On days like this, the entire world seems underwing.  I suppose it is.  As if I needed to be blessed again by creation, by the healing of it and the beauty of it, already brimming, as I was, with joy and peace and fullness of spirit, the sunset and alpenglow on the drive home was wonderful and rosy and lovely as ever and as pretty as anywhere.

Smatterings

Yesterday I told him, “Feels like snow.”  Which I have always believed to be a Canadian phrase, specifically a Saskatchewanian phrase.  Is it?  Do you say it too?  Robert also uses this phrase and I cannot tell if he has always said it or if it’s one of those cross over phrases we use between the two of us and we simply cannot recall the origin of it or who actually said it first and brainwashed the other into repeating it.  We brainwash each other all the time.  I guess it’s true that when you love someone long enough you begin to become them.  Anyway, I told him, “Feels like snow.”  And he said it back at me and I felt the temperatures dropping and the wind growing mean and I had to let our big diesel truck warm up longer than I usually let it warm up because it felt a little creaky and stiff and it’s very good for diesel engines to have luxurious wake-ups.  Big trucks are quite like me in that regard.

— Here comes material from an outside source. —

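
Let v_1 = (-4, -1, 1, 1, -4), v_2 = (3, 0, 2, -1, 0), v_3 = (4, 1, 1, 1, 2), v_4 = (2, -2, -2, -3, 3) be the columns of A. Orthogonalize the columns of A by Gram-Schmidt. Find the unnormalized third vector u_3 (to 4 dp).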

This morning, I woke up rather early, looked out the windows and sure enough, there was snow!  I rose, penned a couple of letters to far away friends in the blue light of dawn, delighted in the whistle of the kettle on the stove top, watched the snow fall on my cow skull collection outside the big kitchen window, ate a little breakfast and then went out to ramble in it all — to tumble around in the weather like a big, round, lonesome weed.  It was beautiful, stark, stormy and it felt awfully fresh to have my feathers backcombed by the wind.  Wintertime is my happy place.

Items of note:

I watched the 2011 version of Great Expectations this week.  Lord have mercy.  It is beautiful.  Gillian Anderson is perfectly disturbing as Miss Havisham.  I couldn’t tear my eyes away.

On the bedstand:  Seven Gothic Tales, Gift From The Sea, Wildwood, The Language of Flowers, All-American Poem, and I found a clearance copy of Lebovitz’s Pilgrimage while in the city this week!  It’s gorgeous!

Playing in the studio:  Mack & Ryan (naturally), Brooke Waggoner, The Goldberg Variations and The White Buffalo.